The problem with web development is that you stare at the same screen for hours each day. Consequently, you begin to second-guess your design.

The current look-and-feel of Timelimes is actually about the fifth iteration. Much of the incremental change has centered upon the styling of events in feed. At the moment, each event has a thumbnail to the left (which in the case of Facebook, Twitter and MySpace is the profile pic of the event actor, for Flickr it's the Flickr logo, for eBay it is the item gallery thumbnail and for Digg it is the item image if it has one, else just the Digg logo).

I use Timelimes quite a bit and I'm beginning to find it a bit difficult to mentally organise the information I'm seeing. Information digestion is exactly the problem Timelimes aims to solve, so it isn't good to have an interface which is not conducive to 'glance comprehension' (what I call the ability to quickly glance at a screen, or item on a screen, and intuitively understand what it's about).

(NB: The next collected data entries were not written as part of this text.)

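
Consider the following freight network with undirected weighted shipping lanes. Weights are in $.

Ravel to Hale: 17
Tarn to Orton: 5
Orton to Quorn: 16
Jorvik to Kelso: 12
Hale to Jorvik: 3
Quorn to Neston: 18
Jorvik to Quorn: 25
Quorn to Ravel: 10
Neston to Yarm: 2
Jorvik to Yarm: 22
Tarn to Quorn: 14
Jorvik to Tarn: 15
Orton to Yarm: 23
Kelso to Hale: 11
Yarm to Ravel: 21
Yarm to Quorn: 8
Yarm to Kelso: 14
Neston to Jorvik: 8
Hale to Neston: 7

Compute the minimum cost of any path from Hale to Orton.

Candidate routes:
Hale → Jorvik → Tarn → Orton: 3+15+5 = 23
Hale → Neston → Yarm → Orton: 7+2+23 = 32
The minimum is $23 via Hale → Jorvik → Tarn → Orton.

$23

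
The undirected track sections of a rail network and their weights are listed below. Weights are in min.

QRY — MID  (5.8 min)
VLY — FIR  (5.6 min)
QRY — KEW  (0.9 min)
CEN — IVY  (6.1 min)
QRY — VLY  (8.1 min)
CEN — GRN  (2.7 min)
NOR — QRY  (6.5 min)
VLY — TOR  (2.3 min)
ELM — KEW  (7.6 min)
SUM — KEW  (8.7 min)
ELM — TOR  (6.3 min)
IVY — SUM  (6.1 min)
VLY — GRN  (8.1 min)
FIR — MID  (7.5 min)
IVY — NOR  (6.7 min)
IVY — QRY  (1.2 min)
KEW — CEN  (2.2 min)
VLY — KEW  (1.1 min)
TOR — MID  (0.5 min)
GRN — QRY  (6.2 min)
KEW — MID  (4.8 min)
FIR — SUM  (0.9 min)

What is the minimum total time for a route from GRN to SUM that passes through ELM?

27.6 min

Shortest GRN→ELM: GRN → CEN → KEW → ELM = 12.5
Shortest ELM→SUM: ELM → TOR → VLY → FIR → SUM = 15.1
Total via ELM: 12.5 + 15.1 = 27.6 min.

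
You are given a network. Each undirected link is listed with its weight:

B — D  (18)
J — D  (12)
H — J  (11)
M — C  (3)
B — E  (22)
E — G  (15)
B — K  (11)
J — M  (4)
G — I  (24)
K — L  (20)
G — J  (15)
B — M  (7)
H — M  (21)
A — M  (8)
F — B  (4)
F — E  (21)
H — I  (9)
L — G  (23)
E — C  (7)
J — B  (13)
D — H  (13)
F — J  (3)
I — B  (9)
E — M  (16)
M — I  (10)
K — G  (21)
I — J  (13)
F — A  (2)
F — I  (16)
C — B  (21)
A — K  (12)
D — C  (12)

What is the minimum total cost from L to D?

Running Dijkstra from L:
L: 0
K: 20  (via L)
G: 23  (via L)
B: 31  (via K)
A: 32  (via K)
F: 34  (via A)
J: 37  (via F)
E: 38  (via G)
M: 38  (via B)
I: 40  (via B)
C: 41  (via M)
H: 48  (via J)
D: 49  (via B)
Shortest route: L → K → B → D = 49.

49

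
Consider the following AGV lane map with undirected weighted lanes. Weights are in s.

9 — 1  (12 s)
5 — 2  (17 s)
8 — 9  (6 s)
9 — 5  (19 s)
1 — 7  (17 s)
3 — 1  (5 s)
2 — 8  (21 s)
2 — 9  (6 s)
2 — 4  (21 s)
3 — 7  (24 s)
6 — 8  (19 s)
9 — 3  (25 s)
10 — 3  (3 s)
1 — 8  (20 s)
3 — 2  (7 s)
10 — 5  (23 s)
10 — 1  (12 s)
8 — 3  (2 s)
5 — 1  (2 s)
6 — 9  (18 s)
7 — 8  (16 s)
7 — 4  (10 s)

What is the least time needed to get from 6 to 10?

24 s

Compare a few routes:
6–9–1–3–10: 18+12+5+3 = 38
6–8–3–10: 19+2+3 = 24
6–9–8–3–10: 18+6+2+3 = 29
6–9–2–3–10: 18+6+7+3 = 34
The minimum is 24 s via 6–8–3–10.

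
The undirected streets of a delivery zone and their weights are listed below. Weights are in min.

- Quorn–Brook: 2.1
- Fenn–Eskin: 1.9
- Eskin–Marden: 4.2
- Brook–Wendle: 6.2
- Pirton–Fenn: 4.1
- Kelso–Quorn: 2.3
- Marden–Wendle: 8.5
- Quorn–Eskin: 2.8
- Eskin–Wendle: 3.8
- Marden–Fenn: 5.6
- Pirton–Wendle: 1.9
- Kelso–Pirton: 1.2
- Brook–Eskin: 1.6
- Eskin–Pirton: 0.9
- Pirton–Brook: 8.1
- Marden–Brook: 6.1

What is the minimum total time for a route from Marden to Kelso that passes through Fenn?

9.6 min

Best Marden to Fenn: Marden–Fenn costing 5.6
Best Fenn to Kelso: Fenn–Eskin–Pirton–Kelso costing 4
Total via Fenn: 5.6 + 4 = 9.6 min.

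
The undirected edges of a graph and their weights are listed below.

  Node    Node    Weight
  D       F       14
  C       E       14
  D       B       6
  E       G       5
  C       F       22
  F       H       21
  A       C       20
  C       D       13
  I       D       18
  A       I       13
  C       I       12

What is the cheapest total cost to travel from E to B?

33

Candidate routes:
E - C - I - D - B: 14+12+18+6 = 50
E - C - D - B: 14+13+6 = 33
The minimum is 33 via E - C - D - B.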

I think the thumbnail image is the problem. It's confusing because, glancing at an event in the Timelime, you can't intuitively tell which service it comes from. Sure, there's the small icon under the title and description, but your eye isn't drawn to it. The entire event just appears as one big block of text. You have to actually read it to comprehend it, which violates the goal of glance comprehension.

If you use Timelimes enough, you begin to developer a sense of which service each event belongs to, but it shouldn't be something you need to train yourself into -- it should be intutive.

So, I'm thinking of trialing a new style for events, using the service logo on the left instead of the user's profile image etc. If anyone has any ideas, suggestions or feedback (once it's implemented), I'd love to hear them.